Помимо тайных собраний, на которых все их члены высказывали открыто свои мнения и взгляды, люди без опасения разговаривали в семьях и даже в обществе – если там не присутствовали русские. Вслух жаловались на то, что враги Польши отождествляют поляков с французами, что с французами воюют за то, что они уничтожают монархию, тогда как с поляками – за то, что они ее укрепляют. В головах не укладывалось, как можно именовать «якобинцами» равно и тех, кто убил короля, и тех, кто гарантировал права монарха, стремился поднять его авторитет и укрепить его власть.
Обвиняли посланника Сиверса в том, что он употреблял свое влияние в дворянских собраниях на то, чтобы нунциями были избраны люди, преданные России; что он применял жесткие меры, чтобы заставить молчать тех членов сейма, которые осмеливались не разделять его мнений: наказывал их секвестром их земель или арестом и депортацией под конвоем казаков.

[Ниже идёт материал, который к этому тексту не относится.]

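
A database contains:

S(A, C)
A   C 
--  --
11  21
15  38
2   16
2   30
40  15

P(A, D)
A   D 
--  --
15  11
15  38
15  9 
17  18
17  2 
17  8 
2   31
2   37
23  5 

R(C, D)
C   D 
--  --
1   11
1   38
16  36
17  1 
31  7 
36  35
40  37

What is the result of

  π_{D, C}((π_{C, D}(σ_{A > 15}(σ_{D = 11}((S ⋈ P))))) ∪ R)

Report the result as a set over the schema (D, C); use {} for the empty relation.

{(1, 17), (11, 1), (35, 36), (36, 16), (37, 40), (38, 1), (7, 31)}

Joining S and P on A yields {(15, 38, 11), (15, 38, 38), (15, 38, 9), (2, 16, 31), (2, 16, 37), (2, 30, 31), (2, 30, 37)}.
Apply σ_{D = 11}; surviving tuples: {(15, 38, 11)}
Apply σ_{A > 15}; surviving tuples: {}
Keep only column(s) C, D: {}
Union: {} with {(1, 11), (1, 38), (16, 36), (17, 1), (31, 7), (36, 35), (40, 37)} → {(1, 11), (1, 38), (16, 36), (17, 1), (31, 7), (36, 35), (40, 37)}
Keep only column(s) D, C: {(1, 17), (11, 1), (35, 36), (36, 16), (37, 40), (38, 1), (7, 31)}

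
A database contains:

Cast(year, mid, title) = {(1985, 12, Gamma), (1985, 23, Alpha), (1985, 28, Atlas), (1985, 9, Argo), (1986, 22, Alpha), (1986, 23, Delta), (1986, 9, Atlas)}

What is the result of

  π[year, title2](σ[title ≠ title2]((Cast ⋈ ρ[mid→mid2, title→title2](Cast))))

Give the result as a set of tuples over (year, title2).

{(1985, Alpha), (1985, Argo), (1985, Atlas), (1985, Gamma), (1986, Alpha), (1986, Atlas), (1986, Delta)}

ρ[mid→mid2, title→title2]: schema becomes (year, mid2, title2); tuples unchanged.
Cast ⋈ ρ[mid→mid2, title→title2](Cast) (natural join on year): {(1985, 12, Gamma, 12, Gamma), (1985, 12, Gamma, 23, Alpha), (1985, 12, Gamma, 28, Atlas), (1985, 12, Gamma, 9, Argo), (1985, 23, Alpha, 12, Gamma), (1985, 23, Alpha, 23, Alpha), (1985, 23, Alpha, 28, Atlas), (1985, 23, Alpha, 9, Argo), (1985, 28, Atlas, 12, Gamma), (1985, 28, Atlas, 23, Alpha), (1985, 28, Atlas, 28, Atlas), (1985, 28, Atlas, 9, Argo), (1985, 9, Argo, 12, Gamma), (1985, 9, Argo, 23, Alpha), (1985, 9, Argo, 28, Atlas), (1985, 9, Argo, 9, Argo), (1986, 22, Alpha, 22, Alpha), (1986, 22, Alpha, 23, Delta), (1986, 22, Alpha, 9, Atlas), (1986, 23, Delta, 22, Alpha), (1986, 23, Delta, 23, Delta), (1986, 23, Delta, 9, Atlas), (1986, 9, Atlas, 22, Alpha), (1986, 9, Atlas, 23, Delta), (1986, 9, Atlas, 9, Atlas)}
σ[title ≠ title2]: keep tuples satisfying title ≠ title2 → {(1985, 12, Gamma, 23, Alpha), (1985, 12, Gamma, 28, Atlas), (1985, 12, Gamma, 9, Argo), (1985, 23, Alpha, 12, Gamma), (1985, 23, Alpha, 28, Atlas), (1985, 23, Alpha, 9, Argo), (1985, 28, Atlas, 12, Gamma), (1985, 28, Atlas, 23, Alpha), (1985, 28, Atlas, 9, Argo), (1985, 9, Argo, 12, Gamma), (1985, 9, Argo, 23, Alpha), (1985, 9, Argo, 28, Atlas), (1986, 22, Alpha, 23, Delta), (1986, 22, Alpha, 9, Atlas), (1986, 23, Delta, 22, Alpha), (1986, 23, Delta, 9, Atlas), (1986, 9, Atlas, 22, Alpha), (1986, 9, Atlas, 23, Delta)}
Keep only column(s) year, title2 (11 duplicate(s) eliminated): {(1985, Alpha), (1985, Argo), (1985, Atlas), (1985, Gamma), (1986, Alpha), (1986, Atlas), (1986, Delta)}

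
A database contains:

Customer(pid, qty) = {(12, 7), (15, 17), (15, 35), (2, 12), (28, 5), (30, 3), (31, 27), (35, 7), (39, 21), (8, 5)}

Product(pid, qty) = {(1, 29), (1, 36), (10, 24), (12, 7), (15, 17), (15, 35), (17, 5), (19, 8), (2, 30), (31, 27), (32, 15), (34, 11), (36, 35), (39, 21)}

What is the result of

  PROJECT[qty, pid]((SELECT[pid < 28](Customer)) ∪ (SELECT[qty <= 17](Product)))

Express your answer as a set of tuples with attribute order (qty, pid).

Selection pid < 28: {(12, 7), (15, 17), (15, 35), (2, 12), (8, 5)}
Selection qty <= 17: {(12, 7), (15, 17), (17, 5), (19, 8), (32, 15), (34, 11)}
Set union of the two operands is {(12, 7), (15, 17), (15, 35), (17, 5), (19, 8), (2, 12), (32, 15), (34, 11), (8, 5)}.
Projecting to qty, pid: {(11, 34), (12, 2), (15, 32), (17, 15), (35, 15), (5, 17), (5, 8), (7, 12), (8, 19)}

{(11, 34), (12, 2), (15, 32), (17, 15), (35, 15), (5, 17), (5, 8), (7, 12), (8, 19)}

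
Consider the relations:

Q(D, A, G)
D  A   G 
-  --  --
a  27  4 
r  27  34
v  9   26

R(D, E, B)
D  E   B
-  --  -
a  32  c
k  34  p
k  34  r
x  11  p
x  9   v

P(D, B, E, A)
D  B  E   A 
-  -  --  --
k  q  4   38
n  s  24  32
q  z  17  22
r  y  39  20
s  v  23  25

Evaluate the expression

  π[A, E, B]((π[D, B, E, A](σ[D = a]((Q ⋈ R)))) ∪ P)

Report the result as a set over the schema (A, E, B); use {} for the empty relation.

{(20, 39, y), (22, 17, z), (25, 23, v), (27, 32, c), (32, 24, s), (38, 4, q)}

Joining Q and R on D yields {(a, 27, 4, 32, c)}.
σ[D = a]: keep tuples satisfying D = a → {(a, 27, 4, 32, c)}
Projecting to D, B, E, A: {(a, c, 32, 27)}
Taking the union: {(a, c, 32, 27), (k, q, 4, 38), (n, s, 24, 32), (q, z, 17, 22), (r, y, 39, 20), (s, v, 23, 25)}
Projecting to A, E, B: {(20, 39, y), (22, 17, z), (25, 23, v), (27, 32, c), (32, 24, s), (38, 4, q)}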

Как можно, говорилось, третировать ассамблею представителей свободной нации как сборище рабов! В конечном счете, почему бы просто не воспользоваться правом сильнейшего и опорой на армию, чтобы осуществить раздел Польши?.. Тогда мы были бы покорены, потому что не имели достаточно силы сопротивляться, но мы не были бы унижены, опозорены и доведены до отчаяния! Не думают же, что раздел Польши стал более законным от того, что он был утвержден сеймом, который состоял из представителей нескольких воеводств и областей, исключенных из раздела?.. Почему не позволили жителям областей и воеводств, захваченных российскими и прусскими войсками, избрать своих представителей на сейм, чтобы решить там самим свою судьбу? Если бы они проголосовали за отторжение тех областей, от которых они были посланы на сейм, то были бы, по крайней мере, соблюдены формальности и этому вынужденному согласию была бы придана хотя бы видимость законности и права. По какому праву могли представители трети нации, в отсутствие двух ее третей, обсуждать предложения о разделе Польши?.. Как меньшинство свободной нации могло решать судьбу большинства – тем более когда речь шла о его покорении и переходе под чужеземную власть?..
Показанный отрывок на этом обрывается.